Et si nous parlions clairement de toutes les perturbations de la sphère urovaginale, si gênantes et désagréables pour les femmes et des solutions pour les éviter ou les soigner ?

Le vagin est le lieu de toutes sortes de perturbations qui gênent les femmes au cours de leurs vie : irritations, pertes anormales, mycoses, fuites urinaires ...

De toutes ces joyeusetés, la sécheresse vaginale est le désagrément le plus fréquent et le plus durable parce que toutes les femmes sont un jour ou l'autre ménopausées.

En effet, à la ménopause, la chute puis l'arrêt des sécrétions hormonales (oestrogènes) n'est pas seulement à l'origine de bouffées de chaleur, de fatigue et de changement d'humeur, mais aussi de perturbations locales, notamment le déssechement des muqueuses du vagin et une atrophie urogénitale. D'où un inconfort, des sensations de brûlure et d'irritation et des douleurs lors des rapports sexuels.

Les répercussions de cette sécheresse vaginale peuvent être urinaire : infection ou incontinence.

 

  • Hydrater et lubrifier :

C'est en effet grâce aux sécrétions hormonales que le vagin reste humide et que ses parois gardent la souplesse et l'élasticité lui permettant de s'élargir et de s'allonger lors des rapports ou de se dilater au moment de l'accouchement.

D'autres facteurs, sans rapport avec les sécrétions hormonales, peuvent également entraîner des troubles de l'hydratation vaginale : soins intimes trop agressifs, flore vaginale déséquilibrée, port de vêtements trop serrés ...

 

  • Hygiène intime : tout doux !!

Le mieux est l'ennemi du bien ... Une toilette intime excessive avec des produits trop décapants provoque, au contraire, inflammations ou infections de la vessie et/ou du vagin.

Autrefois, par pruderie, les femmes ne touchaient pas leurs organes génitaux et ne les lavaient donc pas.

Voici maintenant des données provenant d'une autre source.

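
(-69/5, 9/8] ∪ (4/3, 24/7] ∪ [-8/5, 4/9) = (-69/5, 9/8] ∪ (4/3, 24/7]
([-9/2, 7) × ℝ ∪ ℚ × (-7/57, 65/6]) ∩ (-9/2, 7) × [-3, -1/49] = (-9/2, 7) × [-3, -1/49]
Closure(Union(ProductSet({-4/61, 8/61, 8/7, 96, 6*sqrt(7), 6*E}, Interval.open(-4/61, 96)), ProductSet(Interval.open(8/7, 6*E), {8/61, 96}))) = Union(ProductSet({-4/61, 8/61, 8/7, 96, 6*sqrt(7), 6*E}, Interval(-4/61, 96)), ProductSet(Interval(8/7, 6*E), {8/61, 96}))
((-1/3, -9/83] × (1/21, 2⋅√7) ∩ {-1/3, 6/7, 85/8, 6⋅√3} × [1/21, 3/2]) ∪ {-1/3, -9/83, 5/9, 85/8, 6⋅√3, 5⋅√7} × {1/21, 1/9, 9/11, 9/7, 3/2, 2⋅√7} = {-1/3, -9/83, 5/9, 85/8, 6⋅√3, 5⋅√7} × {1/21, 1/9, 9/11, 9/7, 3/2, 2⋅√7}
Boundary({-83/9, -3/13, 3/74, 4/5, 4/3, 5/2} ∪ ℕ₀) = {-83/9, -3/13, 3/74, 4/5, 4/3, 5/2} ∪ ℕ₀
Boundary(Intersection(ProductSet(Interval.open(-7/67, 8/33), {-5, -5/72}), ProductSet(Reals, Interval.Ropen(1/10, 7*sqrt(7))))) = EmptySet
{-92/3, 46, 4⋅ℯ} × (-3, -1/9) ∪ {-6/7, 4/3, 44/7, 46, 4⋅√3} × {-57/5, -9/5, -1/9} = ({-92/3, 46, 4⋅ℯ} × (-3, -1/9)) ∪ ({-6/7, 4/3, 44/7, 46, 4⋅√3} × {-57/5, -9/5, -1/9})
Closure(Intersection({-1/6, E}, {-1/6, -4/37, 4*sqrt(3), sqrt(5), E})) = {-1/6, E}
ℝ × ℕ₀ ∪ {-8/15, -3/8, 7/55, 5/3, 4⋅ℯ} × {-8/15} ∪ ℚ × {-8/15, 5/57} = (ℝ × ℕ₀) ∪ (ℚ × {-8/15, 5/57}) ∪ ({-8/15, -3/8, 7/55, 5/3, 4⋅ℯ} × {-8/15})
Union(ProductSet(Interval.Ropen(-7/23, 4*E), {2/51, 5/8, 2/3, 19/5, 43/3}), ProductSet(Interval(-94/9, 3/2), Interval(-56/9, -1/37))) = Union(ProductSet(Interval(-94/9, 3/2), Interval(-56/9, -1/37)), ProductSet(Interval.Ropen(-7/23, 4*E), {2/51, 5/8, 2/3, 19/5, 43/3}))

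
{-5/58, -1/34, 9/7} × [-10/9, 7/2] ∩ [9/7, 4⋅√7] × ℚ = {9/7} × (ℚ ∩ [-10/9, 7/2])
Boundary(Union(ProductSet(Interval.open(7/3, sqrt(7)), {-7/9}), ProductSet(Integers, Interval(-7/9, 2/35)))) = Union(ProductSet(Integers, Interval(-7/9, 2/35)), ProductSet(Interval(7/3, sqrt(7)), {-7/9}))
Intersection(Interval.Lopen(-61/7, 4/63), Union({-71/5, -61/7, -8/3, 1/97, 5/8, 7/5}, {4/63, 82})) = {-8/3, 1/97, 4/63}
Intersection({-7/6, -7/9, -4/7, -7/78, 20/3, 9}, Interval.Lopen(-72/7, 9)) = {-7/6, -7/9, -4/7, -7/78, 20/3, 9}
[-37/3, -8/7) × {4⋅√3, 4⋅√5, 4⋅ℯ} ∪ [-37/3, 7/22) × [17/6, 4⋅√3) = ([-37/3, 7/22) × [17/6, 4⋅√3)) ∪ ([-37/3, -8/7) × {4⋅√3, 4⋅√5, 4⋅ℯ})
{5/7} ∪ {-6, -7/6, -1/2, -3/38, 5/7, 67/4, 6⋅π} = {-6, -7/6, -1/2, -3/38, 5/7, 67/4, 6⋅π}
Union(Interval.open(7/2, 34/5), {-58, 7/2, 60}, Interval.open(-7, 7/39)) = Union({-58, 60}, Interval.open(-7, 7/39), Interval.Ropen(7/2, 34/5))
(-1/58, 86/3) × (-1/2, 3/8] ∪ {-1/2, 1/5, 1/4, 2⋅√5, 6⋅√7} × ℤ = ((-1/58, 86/3) × (-1/2, 3/8]) ∪ ({-1/2, 1/5, 1/4, 2⋅√5, 6⋅√7} × ℤ)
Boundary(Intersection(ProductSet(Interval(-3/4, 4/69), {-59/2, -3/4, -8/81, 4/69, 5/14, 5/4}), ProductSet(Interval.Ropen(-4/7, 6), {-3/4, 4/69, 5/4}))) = ProductSet(Interval(-4/7, 4/69), {-3/4, 4/69, 5/4})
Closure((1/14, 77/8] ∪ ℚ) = ℚ ∪ (-∞, ∞)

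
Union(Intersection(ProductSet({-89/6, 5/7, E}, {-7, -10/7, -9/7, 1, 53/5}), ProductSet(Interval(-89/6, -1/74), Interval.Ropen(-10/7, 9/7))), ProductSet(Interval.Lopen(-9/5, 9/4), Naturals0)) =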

Aujourd'hui, c'est souvent l'excès inverse. Par peur des microbes ou des mauvaises odeurs, la toilette intime tient plus du décapage que de l'hygiène. Résultat, la flore vaginale et le film hydrolipidique qui recouvre la muqueuse ne peuvent plus jouer leur rôle de protection et de barrière.

Pour préserver ces défenses naturelles et éviter ainsi mycoses, cystites et autres infections désagréables, du bon sens et de la douceur s'imposent.

 

  • Les bons gestes :

- Après être allée à la selle, essuyez-vous d'avant en arrière pour éviter le contact de germes avec la zone urogénitale. Lavez-vous les mains avant et après un passage aux toilettes.

- Avant comme après chaque rapport sexuel, lavez-vous les mains et la région vulvaire.

- Après les ébats, prenez l'habitude de vider votre vessie pour laver l'urètre et évacuer ainsi les bactéries qui auraient pu remonter là.

 - Limitez la toilette intime (2x par jour maximum) à la surface de la vulve et de la zone interfessière. A la main (le gant de toilette est un nid à microbes), avec de l'eau et un produit au pH physiologique (autour de 5), sans savon, conçu pour l'hygiène intime.

- Pas de protège-slip en usage quotidien (hors règles) : en empêchant l'aération, il favorise irritation et infection.

- Gare à l'épilation intégrale : les poils protègent la peau fine et fragile de la vulve des frottements et évitent la formation des microcoupures favorisant l'introduction de germes.

 

Les épisodes d'infection urinaire ou vaginale sont fréquents et en général sans gravité. Mais ils nécessitent une consultation médicale pour bénéficier d'un traitement adapté.